Because of prior publications reporting that unintended pregnancy is correlated with late presentation to prenatal care and fewer antenatal visits, a sub-analysis was planned by removing two variables (“% of recommended prenatal visits received” and “first appointment by 12 weeks”) yielding a maximum score of 15. A score \(\geq\) 11 points/15 points (~ 75% completion) was considered inadequate prenatal care.
Secondary aims of this study were to compare individual measures of guideline-based prenatal care utilization, as well as obstetric and neonatal outcomes, between contemplator and non-contemplator groups.
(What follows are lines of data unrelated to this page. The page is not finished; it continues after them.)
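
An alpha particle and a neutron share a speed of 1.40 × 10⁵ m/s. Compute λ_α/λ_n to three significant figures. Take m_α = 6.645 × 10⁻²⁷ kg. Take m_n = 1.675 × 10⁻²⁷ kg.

λ_α/λ_n = 0.252

At fixed v, p = mv so λ = h/(mv) ∝ 1/m.
λ_α/λ_n = m_n/m_α = 1.675 × 10⁻²⁷/6.645 × 10⁻²⁷ = 0.252.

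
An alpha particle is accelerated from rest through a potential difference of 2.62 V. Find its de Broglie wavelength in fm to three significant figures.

λ = 6270 fm

KE = 2eV = 2 × 1.602 × 10⁻¹⁹ × 2.620 = 8.394 × 10⁻¹⁹ J.
p = √(2mKE) = √(2 × 6.645 × 10⁻²⁷ × 8.394 × 10⁻¹⁹) = 1.056 × 10⁻²² kg·m/s.
λ = h/p = 6.626 × 10⁻³⁴ / 1.056 × 10⁻²² = 6.27 × 10⁻¹² m = 6270 fm.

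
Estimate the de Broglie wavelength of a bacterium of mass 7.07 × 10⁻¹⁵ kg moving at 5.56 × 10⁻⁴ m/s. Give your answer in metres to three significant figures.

λ = 1.69 × 10⁻¹⁶ m

p = mv = 7.07 × 10⁻¹⁵ × 5.56 × 10⁻⁴ = 3.931 × 10⁻¹⁸ kg·m/s.
λ = h/p = 6.626 × 10⁻³⁴ / 3.931 × 10⁻¹⁸ = 1.69 × 10⁻¹⁶ m.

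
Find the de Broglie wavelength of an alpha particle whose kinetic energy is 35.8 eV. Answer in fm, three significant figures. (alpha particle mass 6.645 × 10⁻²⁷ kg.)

KE = 35.8 eV = 5.735 × 10⁻¹⁸ J.
p = √(2mKE) = √(2 × 6.645 × 10⁻²⁷ × 5.735 × 10⁻¹⁸) = 2.761 × 10⁻²² kg·m/s.
λ = h/p = 6.626 × 10⁻³⁴ / 2.761 × 10⁻²² = 2.40 × 10⁻¹² m = 2400 fm.

λ = 2400 fm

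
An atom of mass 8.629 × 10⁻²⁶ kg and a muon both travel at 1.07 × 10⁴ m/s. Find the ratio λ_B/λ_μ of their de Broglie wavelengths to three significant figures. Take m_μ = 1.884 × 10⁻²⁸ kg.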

Another secondary aim was also to compare postpartum contraception intention between contemplator and non-contemplator groups. Patients were classified as having a postpartum contraception intention if a specific contraceptive method was documented in the electronic medical record prior to discharge from the hospital admission related to the delivery. Type of immediate postpartum contraception utilized was compared between groups and was stratified into highly effective (long-acting reversible contraceptive placed or depo-provera administered prior to discharge, permanent sterilization, partner vasectomy) or all other methods.
Postpartum care utilization, including presentation to postpartum care visit and rates of postpartum depression screening (by Edinburgh Postnatal Depression Scale) and were also compared between groups.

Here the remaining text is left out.